Search code examples
rweb-scrapingrvest

Correct div.class combination when scraping with rvest


I want to pull out the list of constituencies in the table on this website using rvest: https://labour.org.uk/activist-hub/governance-and-legal-hub/selections/parliamentary-candidate-application-form/

This is what I have so far, which kind of gets me what I want:

open <- rvest::read_html('https://labour.org.uk/activist-hub/governance-and-legal-hub/selections/parliamentary-candidate-application-form/')

open %>% 
   html_nodes("div.col")

Which currently returns this:

{xml_nodeset (14)}
 [1] <div class="col" style="width:30%">\n        \t\t\t\t\t\t\t\tSeat        \t\t\t\t\t\t\t</div>
 [2] <div class="col" style="width:70%">\n        \t\t\t\t\t\t\t\tDeadline        \t\t\t\t\t\t\t</div>
 [3] <div class="col" style="width:30%">\n\t        \t\t\t\t\t\t\t\t\t\t<h6>Blackpool North and Fleetwood</h6>\n\t        \t\t\t\t\t\t\t\t\t</div>
 [4] <div class="col" style="width:70%">\n\t        \t\t\t\t\t\t\t\t\t\t<ul>\n<li>12 Noon, Thursday 6 July</li>\t\t        \t\t\t\t\t\t\t\t\t</ul>\n</div>
 [5] <div class="col" style="width:30%">\n\t        \t\t\t\t\t\t\t\t\t\t<h6>Caerfryddin</h6>\n\t        \t\t\t\t\t\t\t\t\t</div>
 [6] <div class="col" style="width:70%">\n\t        \t\t\t\t\t\t\t\t\t\t<ul>\n<li>12 Noon, Friday 7 July</li>\t\t        \t\t\t\t\t\t\t\t\t</ul>\n</div>
 [7] <div class="col" style="width:30%">\n\t        \t\t\t\t\t\t\t\t\t\t<h6>Great Yarmouth</h6>\n\t        \t\t\t\t\t\t\t\t\t</div>
 [8] <div class="col" style="width:70%">\n\t        \t\t\t\t\t\t\t\t\t\t<ul>\n<li>12 Noon, Thursday 6 July</li>\t\t        \t\t\t\t\t\t\t\t\t</ul>\n</div>
 [9] <div class="col" style="width:30%">\n\t        \t\t\t\t\t\t\t\t\t\t<h6>Hemel Hempstead</h6>\n\t        \t\t\t\t\t\t\t\t\t</div>
[10] <div class="col" style="width:70%">\n\t        \t\t\t\t\t\t\t\t\t\t<ul>\n<li>12 Noon, Thursday 6 July</li>\t\t        \t\t\t\t\t\t\t\t\t</ul>\n</div>
[11] <div class="col" style="width:30%">\n\t        \t\t\t\t\t\t\t\t\t\t<h6>Leeds South West and Morley</h6>\n\t        \t\t\t\t\t\t\t\t\t</div>
[12] <div class="col" style="width:70%">\n\t        \t\t\t\t\t\t\t\t\t\t<ul>\n<li>12 Noon, Thursday 6 July</li>\t\t        \t\t\t\t\t\t\t\t\t</ul>\n</div>
[13] <div class="col" style="width:30%">\n\t        \t\t\t\t\t\t\t\t\t\t<h6>South Derbyshire</h6>\n\t        \t\t\t\t\t\t\t\t\t</div>
[14] <div class="col" style="width:70%">\n\t        \t\t\t\t\t\t\t\t\t\t<ul>\n<li>12 Noon, Thursday 6 July</li>\t\t        \t\t\t\t\t\t\t\t\t</ul>\n</div>

What I want is a clean tibble that includes the constituency name in one column and the date in the second column.

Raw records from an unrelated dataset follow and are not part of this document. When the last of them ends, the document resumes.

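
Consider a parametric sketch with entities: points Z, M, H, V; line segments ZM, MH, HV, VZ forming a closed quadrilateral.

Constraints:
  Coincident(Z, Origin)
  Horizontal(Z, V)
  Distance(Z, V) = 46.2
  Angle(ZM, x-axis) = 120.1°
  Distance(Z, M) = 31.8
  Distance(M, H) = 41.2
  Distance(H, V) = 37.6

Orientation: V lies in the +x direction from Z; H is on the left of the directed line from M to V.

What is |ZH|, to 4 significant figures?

39.97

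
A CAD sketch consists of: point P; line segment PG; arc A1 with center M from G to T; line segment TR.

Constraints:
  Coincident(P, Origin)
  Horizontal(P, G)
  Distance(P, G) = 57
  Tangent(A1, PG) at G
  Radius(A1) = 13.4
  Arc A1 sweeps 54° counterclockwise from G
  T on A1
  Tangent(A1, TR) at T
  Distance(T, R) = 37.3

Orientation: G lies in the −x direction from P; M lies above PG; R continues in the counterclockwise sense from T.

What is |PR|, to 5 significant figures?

43.149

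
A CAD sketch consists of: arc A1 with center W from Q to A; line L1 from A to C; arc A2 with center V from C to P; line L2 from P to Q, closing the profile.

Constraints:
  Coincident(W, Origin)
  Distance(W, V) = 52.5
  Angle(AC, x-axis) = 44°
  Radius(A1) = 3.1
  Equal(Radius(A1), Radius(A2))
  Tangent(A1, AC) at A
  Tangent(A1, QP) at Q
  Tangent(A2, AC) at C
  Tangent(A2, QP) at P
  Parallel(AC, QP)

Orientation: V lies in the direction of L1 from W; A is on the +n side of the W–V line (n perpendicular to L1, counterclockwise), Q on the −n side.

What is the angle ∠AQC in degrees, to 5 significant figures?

83.265°

The slot axis is L1's direction at 44.0°, so u = (cos 44.0°, sin 44.0°) = (0.71934, 0.69466) and n = (−sin 44.0°, cos 44.0°) = (-0.69466, 0.71934). W is at the origin and V lies 52.5 along u from W, so V = 52.5·u = (37.765, 36.470). Tangency of A1 to both parallel lines with radius 3.1 puts A and Q at W ± 3.1·n: A = (-2.1534, 2.2300), Q = (2.1534, -2.2300). Equal radii place C and P the same way about V: C = V + 3.1·n = (35.612, 38.700), P = V − 3.1·n = (39.919, 34.240). Then cos ∠AQC = QA·QC / (|QA||QC|), giving 83.265°.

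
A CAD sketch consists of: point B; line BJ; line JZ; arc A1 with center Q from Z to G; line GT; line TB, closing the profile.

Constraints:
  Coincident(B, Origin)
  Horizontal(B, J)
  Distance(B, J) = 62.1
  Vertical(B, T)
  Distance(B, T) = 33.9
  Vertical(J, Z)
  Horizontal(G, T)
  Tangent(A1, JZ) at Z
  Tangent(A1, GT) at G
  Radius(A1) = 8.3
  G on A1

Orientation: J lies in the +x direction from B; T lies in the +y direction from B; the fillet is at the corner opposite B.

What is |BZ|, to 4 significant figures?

67.17

The virtual corner opposite B is at (62.10, 33.90). Since A1 is tangent to JZ there, QZ ⟂ JZ and tangency of A1 to GT means the radius QG is perpendicular to GT, with radius 8.3, so the center Q sits 8.3 in from both sides at Q = (53.80, 25.60). That places the tangent points at Z = (62.10, 25.60) on JZ and G = (53.80, 33.90) on GT. Then |BZ| = |Z − B| = 67.17.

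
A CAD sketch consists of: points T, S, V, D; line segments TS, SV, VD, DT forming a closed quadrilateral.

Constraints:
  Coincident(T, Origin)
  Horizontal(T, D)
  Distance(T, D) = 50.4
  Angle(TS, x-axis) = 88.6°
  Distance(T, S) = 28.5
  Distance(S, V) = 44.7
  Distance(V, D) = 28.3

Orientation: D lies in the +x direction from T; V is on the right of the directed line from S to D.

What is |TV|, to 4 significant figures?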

Can anyone give me some pointers on the correct css selector please?


Solution

  • You did all of the hard work. Now it is just a matter of separating the 'style="width:30%"' from the 'style="width:70%"'. There are a couple ways of doing this.
    Below I look at the "style" attribute and separate them into 2 different vectors which I create the final answer from. I needed to delete the first row since that contained the column names.

    library(dplyr)
    library(rvest)
    
    open <- read_html('https://labour.org.uk/activist-hub/governance-and-legal-hub/selections/parliamentary-candidate-application-form/')
    
    nodes <- open %>% html_nodes("div.col")
    
    seat <- nodes[html_attr(nodes, "style") == "width:30%" ] %>% html_text() %>% trimws()
    deadline <- nodes[html_attr(nodes, "style") == "width:70%" ] %>% html_text() %>% trimws()
    
    data.frame(seat, deadline)[-1,]
                               seat                 deadline
    1 Blackpool North and Fleetwood 12 Noon, Thursday 6 July
    2                   Caerfryddin   12 Noon, Friday 7 July
    3                Great Yarmouth 12 Noon, Thursday 6 July
    4               Hemel Hempstead 12 Noon, Thursday 6 July
    5   Leeds South West and Morley 12 Noon, Thursday 6 July
    6              South Derbyshire 12 Noon, Thursday 6 July